That Roundhouse to be Demolished
Rowan
ladyrowan100 at yahoo.com
Tue Feb 17 00:31:51 GMT 2004
Champion of green homes bows to planners
Long battle to maintain sustainable roundhouse ends after national
park threatens to send in bulldozers
Monday February 16, 2004
The Guardian
One of Britain's most commited proponents of sustainable living has
given up his five year struggle to live in a house made of wood, mud
and straw hidden away in the Welsh woods. Tony Wrench has been
battling the Pembrokeshire coast national park authority for the
right to stay in the low impact eco-home he designed and built since
it was discovered in 1999 when a park survey plane looking for
illegal caravans spotted sunlight reflected off its solar panels.
He built the home without planning permission in 1997 at Brithdir
Mawr, a community of people trying to live in a way that does not
impact the environment inside the national park, near Fishguard.
Mr Wrench, who last month was prosecuted and fined for failing to
comply with an order to demolish the hobbit-hole style roundhouse,
has become a cause celebre in the sustainable living movement. But
he told the Guardian he is tired of fighting the planners and has
decided to demolish it.
"We'll have to pull it down," he said. "I've got other things to do
with my life than just defend this, and so in a way I'm happy that
we might have lost the battle but won the war. We have raised the
profile of the debate, so now politicians realise there is a way of
building low impact homes in the countryside under strict controls."
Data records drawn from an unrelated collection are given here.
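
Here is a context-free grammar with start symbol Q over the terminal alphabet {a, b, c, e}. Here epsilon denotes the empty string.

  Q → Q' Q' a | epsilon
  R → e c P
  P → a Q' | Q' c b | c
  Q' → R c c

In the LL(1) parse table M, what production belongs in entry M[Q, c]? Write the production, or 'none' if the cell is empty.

none

FIRST(R) = {e}
FIRST(Q') = {e}  (via R c c)
FIRST(Q) = {epsilon, e}  (via Q' Q' a)
FIRST(P) = {a, c, e}  (via Q' c b)
FOLLOW(Q) includes $ since Q is the start symbol.
FOLLOW(Q): Q appears on no right-hand side. Thus FOLLOW(Q) = {$}.
For Q → Q' Q' a: FIRST(Q' Q' a) = {e}, so it goes in M[Q, t] for t ∈ {e}.
For Q → epsilon: FIRST(epsilon) = {epsilon}, so it goes in M[Q, t] for t ∈ {}; since epsilon ∈ FIRST, also for every t ∈ FOLLOW(Q) = {$}.
None of these place a production in M[Q, c].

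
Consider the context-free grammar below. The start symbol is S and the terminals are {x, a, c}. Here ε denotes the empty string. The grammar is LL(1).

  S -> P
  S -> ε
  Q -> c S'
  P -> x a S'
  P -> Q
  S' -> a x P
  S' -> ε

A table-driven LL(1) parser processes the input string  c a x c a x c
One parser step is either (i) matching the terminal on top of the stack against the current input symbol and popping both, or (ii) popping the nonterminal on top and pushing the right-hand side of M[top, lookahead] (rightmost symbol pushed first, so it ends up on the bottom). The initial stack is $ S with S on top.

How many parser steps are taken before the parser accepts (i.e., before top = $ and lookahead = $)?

17

step 1: stack=$ S  input=c a x c a x c $  — expand S -> P
step 2: stack=$ P  input=c a x c a x c $  — expand P -> Q
step 3: stack=$ Q  input=c a x c a x c $  — expand Q -> c S'
step 4: stack=$ S' c  input=c a x c a x c $  — match c
step 5: stack=$ S'  input=a x c a x c $  — expand S' -> a x P
step 6: stack=$ P x a  input=a x c a x c $  — match a
step 7: stack=$ P x  input=x c a x c $  — match x
step 8: stack=$ P  input=c a x c $  — expand P -> Q
step 9: stack=$ Q  input=c a x c $  — expand Q -> c S'
step 10: stack=$ S' c  input=c a x c $  — match c
step 11: stack=$ S'  input=a x c $  — expand S' -> a x P
step 12: stack=$ P x a  input=a x c $  — match a
step 13: stack=$ P x  input=x c $  — match x
step 14: stack=$ P  input=c $  — expand P -> Q
step 15: stack=$ Q  input=c $  — expand Q -> c S'
step 16: stack=$ S' c  input=c $  — match c
step 17: stack=$ S'  input=$  — expand S' -> ε
Accept reached after 17 steps.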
The Welsh assembly is one of only two governments in the world to
formally commit itself under law to promote sustainable development,
though Mr Wrench said the park authorities have refused to discuss
the issue with him.
"There is absolutely no evidence that they are willing to look for a
compromise. We could be working with the park effortlessly by now if
they were willing to see this as an enterprise worth encouraging."
Mr Wrench's decision comes as the park authority, which last week
was considering sending in bulldozers to enforce the demolition
order, is promoting its own vision of sustainability and drafting
plans that could permit low impact homes similar to Mr Wrench's to
be built on park land.
It is offering £750,000 over the next three years to support
sustainable projects, which its website describes as "treating the
earth as though we intend to stay".
Mr Wrench and his partner, Jane Faith, do not now intend to stay
beyond April 9, when they say they will start taking the house down
during a week-long deconstruction camp at the site. The frame of the
£3,000 roundhouse is built from local coppiced wood, with a plastic
lined turf roof so that it blends in with the surroundings.
Catherine Milner, head of development control with the park
authority, said: "The problem is not what the house is, what it
looks like or how sustainable it is or might not be. The issue with
the roundhouse is that it is the erection of a dwelling in the open
countryside. Planning policies at a national and local level do not
allow new houses in the open countryside unless there is
justification for them." She denied that the action to demolish the
roundhouse undermined the park's pledge to promote sustainability.
"We are looking at the whole issue of low impact development, but
that is quite separate and is nothing to do with Tony Wrench and the
roundhouse," she said. "Years ago we had people pulling up and
living in converted vans in the countryside. We never had any
problem getting rid of them because they looked bloody awful."
Supporters of Mr Wrench said losing the roundhouse, which receives
hundreds of visitors a year, will damage attempts to promote
sustainable living in other communities. "We have brought more than
60 students here who have gone back to work in inner city
regeneration, and school garden projects, and been inspired to
reduce their own environmental impact," said Sarah Pugh, an
environmental project worker in Bristol. "The authorities should be
taking advice from people like Tony, not making them homeless."
Ms Milner said turning a blind eye to Mr Wrench's house, which would
have been exempt from planning regulations if it had remained
undiscovered for four years, would open the floodgates. The Brithdir
Mawr community has admitted it has built a further three
roundhouses.
She added: "Before long you won't have any countryside left because
these people will be building these things all over the place."
Mr Wrench said: "Floodgates are opened at a certain point when the
flood around the town is so great it will wreck everything. The
flood is all the people who need low cost, efficient houses."
http://www.guardian.co.uk/conservation/story/0,13369,1149060,00.html
http://www.thatroundhouse.info/
This is the same planning authoruty that have agreed the building of
a multi-million pound 500-acre leisure and sports village, with 340
log cabins, in the same National park.